1. RM shifts to information governance.
Enterprise architects and analysts continue to focus on business architecture, information architecture, more agile technology roadmaps and the adoption of standards. However, many businesses continue to lack confidence in the progress of their electronic RM programs, compliance initiatives and e-discovery preparedness. The traditional practices and tools used to manage electronic records are changing. New vendors are taking fresh approaches to addressing compliance, categorization and retention requirements. The shift to a more comprehensive and proactive management of information across its entire business life cycle—rather than just at the end—has begun.

2. Cloud and social platforms render "file and declare" ineffective.
The cloud market represented $41 billion in 2011 and is projected to reach $240 billion by 2020. Business productivity tools available as software-as-a-service (SaaS) represented more than half of that market ($21.2 billion) in 2011. These include document-sharing sites, social platforms for internal and external collaboration, marketing platforms, customer relationship management systems and accounting and expense management tools. Established enterprise application providers are aggressively "building their SaaS portfolios through acquisition and evolution of their existing products," and few new solution providers are developing exclusively on-premises offerings. To adapt to this new world, enterprise and information architects must be aware of the following: Traditional RM tools are slow to make the leap to the cloud; records and compliance managers remain wary of cloud and social platforms; and current RM systems are already missing many forms of electronically stored information. 

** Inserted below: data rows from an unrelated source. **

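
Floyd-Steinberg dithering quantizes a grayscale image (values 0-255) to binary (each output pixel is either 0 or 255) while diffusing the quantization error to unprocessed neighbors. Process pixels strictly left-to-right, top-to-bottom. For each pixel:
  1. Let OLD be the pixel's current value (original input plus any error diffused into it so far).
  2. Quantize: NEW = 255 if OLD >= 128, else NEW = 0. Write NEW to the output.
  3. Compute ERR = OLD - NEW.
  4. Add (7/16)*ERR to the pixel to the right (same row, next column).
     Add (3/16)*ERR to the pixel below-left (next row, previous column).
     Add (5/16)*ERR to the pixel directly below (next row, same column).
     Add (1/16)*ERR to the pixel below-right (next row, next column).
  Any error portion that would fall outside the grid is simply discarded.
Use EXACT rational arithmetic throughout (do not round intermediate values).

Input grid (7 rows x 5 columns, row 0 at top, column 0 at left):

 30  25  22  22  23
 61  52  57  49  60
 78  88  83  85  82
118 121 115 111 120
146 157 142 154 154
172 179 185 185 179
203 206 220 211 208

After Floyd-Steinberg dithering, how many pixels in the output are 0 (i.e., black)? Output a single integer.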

3. Digital preservation forces itself onto the governance agenda.
Digital records that have a long-term retention schedule are at risk when hardware devices, software applications and file formats decay or become obsolete. Research performed by archival institutions shows wide swings in the lifespan of common archive and long-term storage media. Software file-format obsolescence is also a significant area of research for archival and academic institutions, now that many first-generation business and personal productivity tools are retired and the inability to retrieve or view older digital records is becoming a reality. As organizations continue to evolve, the following issues have begun to arise: Organizations are slowly waking up to digital preservation concerns; decisions to retire older enterprise applications raise content-preservation concerns; and institutional memory risks relegation to the digital Dark Ages sooner rather than later. 

4. Open standards and open source change the sourcing landscape.
The public sector, in particular, has begun to drive significant change in the software acquisition landscape by calling for deliberate adoption of open standards and open source. Governments are hedging against the potential loss of electronic information, software obsolescence and increased costs, as well as demanding more portable data. In 2011 through 2012, several national governments published directives to help their IT, records and procurement managers to understand, investigate and select more open technology platforms.

5. Autocategorization becomes viable and approachable.
Transactional, regulated and semi-structured content are ripe areas for automated capture, categorization and application of retention policies. Opportunities to use auto-classification technologies for routine, high-volume, predictable electronic content are increasing as technology matures, more vendors provide integrated offerings and use cases are identified. Electronic information that uses a consistent structure, uses embedded metadata or includes predictable patterns of numbers or text lends itself to content analytics, entity extraction and categorization tools for ingestion and application of retention, disposition and security or privacy access controls. Archiving vendors, such as Symantec and CommVault, are enhancing their product stack to enhance search, analytics and discovery capabilities, enhancing the usefulness of content already held in an archive repository.